But before we get to that even more impossible-sounding idea, let’s stick with the basic science for a moment. If the people of your time are so used to Space Elevators that they seem as dull as the regular variety, it’s going to be because enough people of our time (your grandparents and great-grandparents) began to truly believe we could build such a thing.
And that’s tough, because the idea of a cable going straight up into the heavens does not make intuitive sense. Quite the opposite. To many of us, the Elevator sounds like a beanstalk from a fairy tale, or a Tower of Babel: some kind of vertigo-inducing folly, bound to come tumbling down from the heavens by the end of the story. We’ve seen enough monuments to human hubris to suspect that.
But if we think this, it’s because we forget something else that doesn’t make intuitive sense: The Earth is spinning, at the impressive speed of 1,000 miles per hour. This means a tether connected to a space station at the right distance (at least 60,000 miles up), with its center in geostationary orbit — that is, traveling above the Equator at 1,000 miles an hour, so the Earth seems to stand still — would be as solid as any cable in an elevator shaft.
That explanation still requires math. Here’s the analogy that clicked for me when I first wrote about Space Elevators 15 years ago, one that still seems to work for a lot of people new to the concept. Imagine yourself in your yard, spinning around as fast as you can with a tennis ball on the end of a piece of string. Would that string be taut? You betcha — so much so that an ant could easily climb from your hand to the ball. Well, the Earth is you, the counterweight space station is the ball, and the Space Elevator is the string. (The only difference is that the Earth never gets tired or dizzy.)

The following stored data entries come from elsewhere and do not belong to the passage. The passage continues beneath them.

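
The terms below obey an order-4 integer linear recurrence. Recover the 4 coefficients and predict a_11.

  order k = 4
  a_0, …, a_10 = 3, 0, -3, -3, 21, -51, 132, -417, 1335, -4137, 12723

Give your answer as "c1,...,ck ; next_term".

-3,-1,-3,3 ; -39288

  a_4 = -3·-3 + -1·-3 + -3·0 + 3·3 = 21
  a_5 = -3·21 + -1·-3 + -3·-3 + 3·0 = -51
  a_6 = -3·-51 + -1·21 + -3·-3 + 3·-3 = 132
  a_7 = -3·132 + -1·-51 + -3·21 + 3·-3 = -417
  a_8 = -3·-417 + -1·132 + -3·-51 + 3·21 = 1335
  a_9 = -3·1335 + -1·-417 + -3·132 + 3·-51 = -4137
  a_10 = -3·-4137 + -1·1335 + -3·-417 + 3·132 = 12723
  a_11 = -3·12723 + -1·-4137 + -3·1335 + 3·-417 = -39288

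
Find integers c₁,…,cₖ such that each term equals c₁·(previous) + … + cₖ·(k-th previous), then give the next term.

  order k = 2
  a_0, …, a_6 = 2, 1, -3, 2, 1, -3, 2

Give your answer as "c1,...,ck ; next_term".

  a_2 = -1·1 + -1·2 = -3
  a_3 = -1·-3 + -1·1 = 2
  a_4 = -1·2 + -1·-3 = 1
  a_5 = -1·1 + -1·2 = -3
  a_6 = -1·-3 + -1·1 = 2
  a_7 = -1·2 + -1·-3 = 1

-1,-1 ; 1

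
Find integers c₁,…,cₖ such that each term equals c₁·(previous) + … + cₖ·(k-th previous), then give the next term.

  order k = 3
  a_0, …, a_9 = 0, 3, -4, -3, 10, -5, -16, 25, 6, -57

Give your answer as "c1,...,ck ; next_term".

  a_3 = 0·-4 + -1·3 + 2·0 = -3
  a_4 = 0·-3 + -1·-4 + 2·3 = 10
  a_5 = 0·10 + -1·-3 + 2·-4 = -5
  a_6 = 0·-5 + -1·10 + 2·-3 = -16
  a_7 = 0·-16 + -1·-5 + 2·10 = 25
  a_8 = 0·25 + -1·-16 + 2·-5 = 6
  a_9 = 0·6 + -1·25 + 2·-16 = -57
  a_10 = 0·-57 + -1·6 + 2·25 = 44

0,-1,2 ; 44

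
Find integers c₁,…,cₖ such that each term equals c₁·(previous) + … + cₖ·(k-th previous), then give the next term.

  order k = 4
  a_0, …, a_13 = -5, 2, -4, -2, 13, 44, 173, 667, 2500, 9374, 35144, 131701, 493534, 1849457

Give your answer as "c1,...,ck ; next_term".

4,-1,1,-3 ; 6930563

  a_4 = 4·-2 + -1·-4 + 1·2 + -3·-5 = 13
  a_5 = 4·13 + -1·-2 + 1·-4 + -3·2 = 44
  a_6 = 4·44 + -1·13 + 1·-2 + -3·-4 = 173
  a_7 = 4·173 + -1·44 + 1·13 + -3·-2 = 667
  a_8 = 4·667 + -1·173 + 1·44 + -3·13 = 2500
  a_9 = 4·2500 + -1·667 + 1·173 + -3·44 = 9374
  a_10 = 4·9374 + -1·2500 + 1·667 + -3·173 = 35144
  a_11 = 4·35144 + -1·9374 + 1·2500 + -3·667 = 131701
  a_12 = 4·131701 + -1·35144 + 1·9374 + -3·2500 = 493534
  a_13 = 4·493534 + -1·131701 + 1·35144 + -3·9374 = 1849457
  a_14 = 4·1849457 + -1·493534 + 1·131701 + -3·35144 = 6930563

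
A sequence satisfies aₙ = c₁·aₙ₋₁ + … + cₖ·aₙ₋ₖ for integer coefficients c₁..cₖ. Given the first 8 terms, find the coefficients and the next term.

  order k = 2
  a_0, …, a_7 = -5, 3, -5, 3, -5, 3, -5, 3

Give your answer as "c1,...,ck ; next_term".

0,1 ; -5

  a_2 = 0·3 + 1·-5 = -5
  a_3 = 0·-5 + 1·3 = 3
  a_4 = 0·3 + 1·-5 = -5
  a_5 = 0·-5 + 1·3 = 3
  a_6 = 0·3 + 1·-5 = -5
  a_7 = 0·-5 + 1·3 = 3
  a_8 = 0·3 + 1·-5 = -5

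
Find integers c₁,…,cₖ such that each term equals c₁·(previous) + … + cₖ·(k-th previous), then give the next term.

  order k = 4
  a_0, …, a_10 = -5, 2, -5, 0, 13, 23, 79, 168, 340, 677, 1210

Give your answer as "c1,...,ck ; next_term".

  a_4 = 2·0 + 1·-5 + -1·2 + -4·-5 = 13
  a_5 = 2·13 + 1·0 + -1·-5 + -4·2 = 23
  a_6 = 2·23 + 1·13 + -1·0 + -4·-5 = 79
  a_7 = 2·79 + 1·23 + -1·13 + -4·0 = 168
  a_8 = 2·168 + 1·79 + -1·23 + -4·13 = 340
  a_9 = 2·340 + 1·168 + -1·79 + -4·23 = 677
  a_10 = 2·677 + 1·340 + -1·168 + -4·79 = 1210
  a_11 = 2·1210 + 1·677 + -1·340 + -4·168 = 2085

2,1,-1,-4 ; 2085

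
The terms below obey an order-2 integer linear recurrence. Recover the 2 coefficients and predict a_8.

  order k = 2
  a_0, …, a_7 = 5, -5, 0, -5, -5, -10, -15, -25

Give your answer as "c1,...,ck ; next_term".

1,1 ; -40

  a_2 = 1·-5 + 1·5 = 0
  a_3 = 1·0 + 1·-5 = -5
  a_4 = 1·-5 + 1·0 = -5
  a_5 = 1·-5 + 1·-5 = -10
  a_6 = 1·-10 + 1·-5 = -15
  a_7 = 1·-15 + 1·-10 = -25
  a_8 = 1·-25 + 1·-15 = -40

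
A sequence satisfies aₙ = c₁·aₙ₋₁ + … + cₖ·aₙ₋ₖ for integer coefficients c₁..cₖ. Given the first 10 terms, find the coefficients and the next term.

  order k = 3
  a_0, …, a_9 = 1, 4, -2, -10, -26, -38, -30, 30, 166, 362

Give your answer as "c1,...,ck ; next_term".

  a_3 = 2·-2 + -1·4 + -2·1 = -10
  a_4 = 2·-10 + -1·-2 + -2·4 = -26
  a_5 = 2·-26 + -1·-10 + -2·-2 = -38
  a_6 = 2·-38 + -1·-26 + -2·-10 = -30
  a_7 = 2·-30 + -1·-38 + -2·-26 = 30
  a_8 = 2·30 + -1·-30 + -2·-38 = 166
  a_9 = 2·166 + -1·30 + -2·-30 = 362
  a_10 = 2·362 + -1·166 + -2·30 = 498

2,-1,-2 ; 498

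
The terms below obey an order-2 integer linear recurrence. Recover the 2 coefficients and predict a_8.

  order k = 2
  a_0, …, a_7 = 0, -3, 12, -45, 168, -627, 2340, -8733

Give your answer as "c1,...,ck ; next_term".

-4,-1 ; 32592

  a_2 = -4·-3 + -1·0 = 12
  a_3 = -4·12 + -1·-3 = -45
  a_4 = -4·-45 + -1·12 = 168
  a_5 = -4·168 + -1·-45 = -627
  a_6 = -4·-627 + -1·168 = 2340
  a_7 = -4·2340 + -1·-627 = -8733
  a_8 = -4·-8733 + -1·2340 = 32592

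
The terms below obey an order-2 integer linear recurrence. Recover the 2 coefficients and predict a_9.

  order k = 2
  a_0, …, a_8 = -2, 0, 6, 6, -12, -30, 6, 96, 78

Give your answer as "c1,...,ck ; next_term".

  a_2 = 1·0 + -3·-2 = 6
  a_3 = 1·6 + -3·0 = 6
  a_4 = 1·6 + -3·6 = -12
  a_5 = 1·-12 + -3·6 = -30
  a_6 = 1·-30 + -3·-12 = 6
  a_7 = 1·6 + -3·-30 = 96
  a_8 = 1·96 + -3·6 = 78
  a_9 = 1·78 + -3·96 = -210

1,-3 ; -210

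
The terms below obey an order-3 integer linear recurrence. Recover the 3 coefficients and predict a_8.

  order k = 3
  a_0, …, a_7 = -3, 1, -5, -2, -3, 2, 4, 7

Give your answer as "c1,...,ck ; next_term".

  a_3 = 1·-5 + 0·1 + -1·-3 = -2
  a_4 = 1·-2 + 0·-5 + -1·1 = -3
  a_5 = 1·-3 + 0·-2 + -1·-5 = 2
  a_6 = 1·2 + 0·-3 + -1·-2 = 4
  a_7 = 1·4 + 0·2 + -1·-3 = 7
  a_8 = 1·7 + 0·4 + -1·2 = 5

1,0,-1 ; 5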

The Earth-Sputnik Elevator
We also have to clear our minds of traditional ideas about how you build something that tall. Russian scientist Konstantin Tsiolkovsky is sometimes credited as coming up with the Space Elevator concept in 1895. But in his highly speculative essays, Tsiolkovsky suggested building from the ground up — an orbital tower, basically — because he’d just seen the Eiffel Tower. That wouldn’t work; even with super-strong materials, the base of such a tower would need to be wider than Paris.
It wasn’t until 1960 that Soviet engineer Yuri Artsutanov came up with the basics of the idea we know today: You put a satellite in geostationary orbit, with a tether rolled up inside it like a tape measure. Then you extend the tether up into space and down towards the Earth’s equator at the same time, keeping a perfect balance between the two. Artsutanov had a nice turn of phrase; he called his proposal an “Earth-Sputnik-Earth” elevator and a “heavenly funicular.” Unfortunately, his work was published only in Pravda, the Soviet propaganda newspaper, not the big science journals, so the world beyond the Iron Curtain knew nothing about it.
Luckily, U.S. scientists came up with the idea independently anyway. In 1966, four American oceanographers proposed what they called a “Sky-Hook” that would “elongate satellites.” (Oceanographers seem to have a curious connection to the history of Space Elevators, which makes sense when you consider they deal with long cables that have to hang under their own weight.) But their proposed tether was too thin, making it an easy target for micro-meteorites. And famed space scientist Jerome Pearson didn’t even know about it when he too re-invented the Space Elevator in a 1975 paper.